Why egrets keep making headlines

Great and small: egretta garzetta and ardea alba. Credit: iStock

There’s an unwritten rule in newspaper journalism that any story about egrets must have one of two headlines. Either ‘no egrets’ if numbers are dropping or ‘egrets, we’ve had a few’ if they are booming. At the moment, fortunately, it’s the latter.

The little egret (egretta garzetta) can be seen as something of a trailblazer. The first only nested successfully in England as recently as 1997, on Brownsea Island in Dorset, and there are now up to 1,000 pairs in the country, according to the RSPB. They compete for food with herons and cormorants on the Thames and even have been known to venture into cities and towns.

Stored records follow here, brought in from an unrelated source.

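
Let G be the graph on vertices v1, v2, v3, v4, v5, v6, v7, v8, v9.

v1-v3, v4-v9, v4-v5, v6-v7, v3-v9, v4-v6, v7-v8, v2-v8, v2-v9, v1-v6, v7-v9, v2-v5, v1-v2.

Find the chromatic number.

3

The cycle v1-v6-v4-v9-v3-v1 has odd length 5, so it cannot be 2-colored; at least 3 colors are needed.
3 colors suffice: color 1 → {v1, v5, v8, v9}; color 2 → {v2, v3, v4, v7}; color 3 → {v6}. Each edge has distinct colors on its endpoints.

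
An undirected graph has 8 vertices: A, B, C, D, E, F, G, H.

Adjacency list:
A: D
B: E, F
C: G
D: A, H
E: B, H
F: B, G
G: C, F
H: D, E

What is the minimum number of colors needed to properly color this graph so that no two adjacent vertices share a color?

D and H are adjacent, so at least 2 colors are needed.
A valid assignment using 2 colors: A=2, B=2, C=1, D=1, E=1, F=1, G=2, H=2. No two adjacent vertices share a color.

2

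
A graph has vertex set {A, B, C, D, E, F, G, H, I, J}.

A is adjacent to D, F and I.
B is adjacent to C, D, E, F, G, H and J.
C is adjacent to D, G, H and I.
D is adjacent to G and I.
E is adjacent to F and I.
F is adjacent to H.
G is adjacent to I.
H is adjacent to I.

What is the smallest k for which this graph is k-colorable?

B, C, D, G are mutually adjacent (a clique of size 4), so at least 4 colors are needed.
4 colors suffice: color 1 → {B, I}; color 2 → {D, F, J}; color 3 → {A, C, E}; color 4 → {G, H}. Every edge joins two different colors.

4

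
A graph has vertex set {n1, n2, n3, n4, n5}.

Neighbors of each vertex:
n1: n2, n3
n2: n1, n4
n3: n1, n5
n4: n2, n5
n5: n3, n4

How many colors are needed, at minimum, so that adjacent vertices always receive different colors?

The cycle n2-n1-n3-n5-n4-n2 has odd length 5, so it cannot be 2-colored; at least 3 colors are needed.
3 colors suffice: color red → {n3, n4}; color blue → {n1, n5}; color green → {n2}. Each edge has distinct colors on its endpoints.

3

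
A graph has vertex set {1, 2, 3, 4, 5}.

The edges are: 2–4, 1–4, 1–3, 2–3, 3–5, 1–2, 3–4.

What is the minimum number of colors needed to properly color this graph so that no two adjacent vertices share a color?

1, 2, 3, 4 are pairwise adjacent (a clique of size 4), so at least 4 colors are needed.
4 colors suffice: color red → {3}; color blue → {4, 5}; color green → {2}; color yellow → {1}. No two adjacent vertices share a color.

4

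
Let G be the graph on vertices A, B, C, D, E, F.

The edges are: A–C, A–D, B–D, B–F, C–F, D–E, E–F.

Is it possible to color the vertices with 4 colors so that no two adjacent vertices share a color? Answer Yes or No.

Yes

The chromatic number is 3. The cycle C-F-E-D-A-C has odd length 5, so it cannot be 2-colored; at least 3 colors are needed.
A valid assignment using 3 colors: A=blue, B=blue, C=green, D=red, E=blue, F=red.
Since 4 ≥ 3, a proper 4-coloring certainly exists.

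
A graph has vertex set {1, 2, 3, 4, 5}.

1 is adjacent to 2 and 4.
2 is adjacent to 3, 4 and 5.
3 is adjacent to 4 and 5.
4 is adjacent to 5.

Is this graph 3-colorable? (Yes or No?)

No

2, 3, 4, 5 are pairwise adjacent (a clique of size 4), so at least 4 colors are needed.
So 3 colors are not enough.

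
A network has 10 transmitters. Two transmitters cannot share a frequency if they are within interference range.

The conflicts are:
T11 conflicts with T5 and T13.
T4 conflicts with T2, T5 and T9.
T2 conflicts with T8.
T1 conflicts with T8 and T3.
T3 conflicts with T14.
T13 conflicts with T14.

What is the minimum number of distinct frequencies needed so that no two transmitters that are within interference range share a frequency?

3

The cycle T2-T4-T5-T11-T13-T14-T3-T1-T8-T2 has odd length 9, so it cannot be 2-colored; at least 3 frequencies are needed.
3 frequencies suffice: frequency 1 → {T4, T8, T3, T13}; frequency 2 → {T2, T1, T5, T9, T14}; frequency 3 → {T11}. Each listed conflict is separated.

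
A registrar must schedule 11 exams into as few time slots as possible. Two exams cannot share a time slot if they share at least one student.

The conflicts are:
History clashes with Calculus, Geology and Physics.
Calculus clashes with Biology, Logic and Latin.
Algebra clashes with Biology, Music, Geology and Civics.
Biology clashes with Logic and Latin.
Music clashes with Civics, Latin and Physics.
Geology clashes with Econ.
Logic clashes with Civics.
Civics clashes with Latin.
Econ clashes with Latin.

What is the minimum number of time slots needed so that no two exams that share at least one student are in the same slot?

3

Algebra, Music, Civics pairwise conflict, so at least 3 time slots are needed.
Using 3 time slots: History=1, Calculus=3, Algebra=1, Biology=2, Music=3, Geology=2, Logic=1, Civics=2, Econ=3, Latin=1, Physics=2. No two conflicting exams share a time slot.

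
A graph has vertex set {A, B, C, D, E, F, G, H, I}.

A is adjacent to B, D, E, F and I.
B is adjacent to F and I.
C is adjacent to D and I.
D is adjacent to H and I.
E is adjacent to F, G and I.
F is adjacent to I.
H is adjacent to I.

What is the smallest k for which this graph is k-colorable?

A, E, F, I are mutually adjacent (a clique of size 4), so at least 4 colors are needed.
4 colors suffice: A=2, B=3, C=2, D=3, E=3, F=4, G=1, H=2, I=1. Every edge joins two different colors.

4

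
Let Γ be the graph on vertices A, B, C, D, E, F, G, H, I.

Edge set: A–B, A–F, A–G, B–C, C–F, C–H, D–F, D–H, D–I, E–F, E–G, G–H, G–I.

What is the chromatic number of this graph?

The cycle H-C-B-A-G-H has odd length 5, so it cannot be 2-colored; at least 3 colors are needed.
3 colors suffice: A=blue, B=red, C=blue, D=blue, E=blue, F=red, G=red, H=green, I=green. No two adjacent vertices share a color.

3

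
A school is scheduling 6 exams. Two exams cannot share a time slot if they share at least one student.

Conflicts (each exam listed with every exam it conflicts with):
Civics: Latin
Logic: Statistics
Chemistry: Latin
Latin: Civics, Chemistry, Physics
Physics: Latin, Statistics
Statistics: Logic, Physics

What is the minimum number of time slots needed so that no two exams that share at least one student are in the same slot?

2

Civics and Latin conflict, so at least 2 time slots are needed.
2 time slots suffice: time slot 1 → {Latin, Statistics}; time slot 2 → {Civics, Logic, Chemistry, Physics}. No two conflicting exams share a time slot.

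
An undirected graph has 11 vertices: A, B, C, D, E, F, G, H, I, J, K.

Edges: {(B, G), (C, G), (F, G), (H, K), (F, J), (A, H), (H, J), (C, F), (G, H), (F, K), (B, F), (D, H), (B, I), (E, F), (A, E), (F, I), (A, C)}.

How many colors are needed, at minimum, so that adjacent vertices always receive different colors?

3

C, F, G are mutually adjacent, so at least 3 colors are needed.
3 colors suffice: color red → {F, H}; color blue → {A, D, G, I, J, K}; color green → {B, C, E}. Each edge has distinct colors on its endpoints.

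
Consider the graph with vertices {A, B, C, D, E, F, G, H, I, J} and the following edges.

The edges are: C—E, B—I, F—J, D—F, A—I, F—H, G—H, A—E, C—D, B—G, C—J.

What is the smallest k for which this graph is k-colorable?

3

The cycle E-C-D-F-H-G-B-I-A-E has odd length 9, so it cannot be 2-colored; at least 3 colors are needed.
One proper 3-coloring: A=1, B=2, C=1, D=2, E=2, F=1, G=1, H=2, I=3, J=2. No two adjacent vertices share a color.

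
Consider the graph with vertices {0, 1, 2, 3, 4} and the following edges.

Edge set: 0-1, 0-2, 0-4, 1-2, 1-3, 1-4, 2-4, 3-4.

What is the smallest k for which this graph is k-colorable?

4

0, 1, 2, 4 are mutually adjacent (a clique of size 4), so at least 4 colors are needed.
4 colors suffice: color red → {4}; color blue → {1}; color green → {2, 3}; color yellow → {0}. No two adjacent vertices share a color.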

What looks like its big brother, the enormous great white egret (ardea alba) was, last year, seen in so many places in Britain that the website Bird Guides — the twitchers’ bible — no longer classifies them as a rare species and only reports sightings in regions where they remain scarce. There is also a third type of egret, the visiting western cattle egret (bubulcus ibis), which first bred here in 2008 and is still comparatively rare.

The great white is tall, elegant and stunning. The size is what sets it apart — it is as large as a grey heron — but also it has a bright yellow beak while the little egret’s is black. Both have black legs although the little egret has shiny yellow feet, nicknamed ‘golden slippers’ among birdwatchers.

Egrets were once common in Britain but were wiped out by the end of the Middle Ages, probably in part because of the ‘Little Ice Age’, which began in roughly 1300 and lasted for 500 years.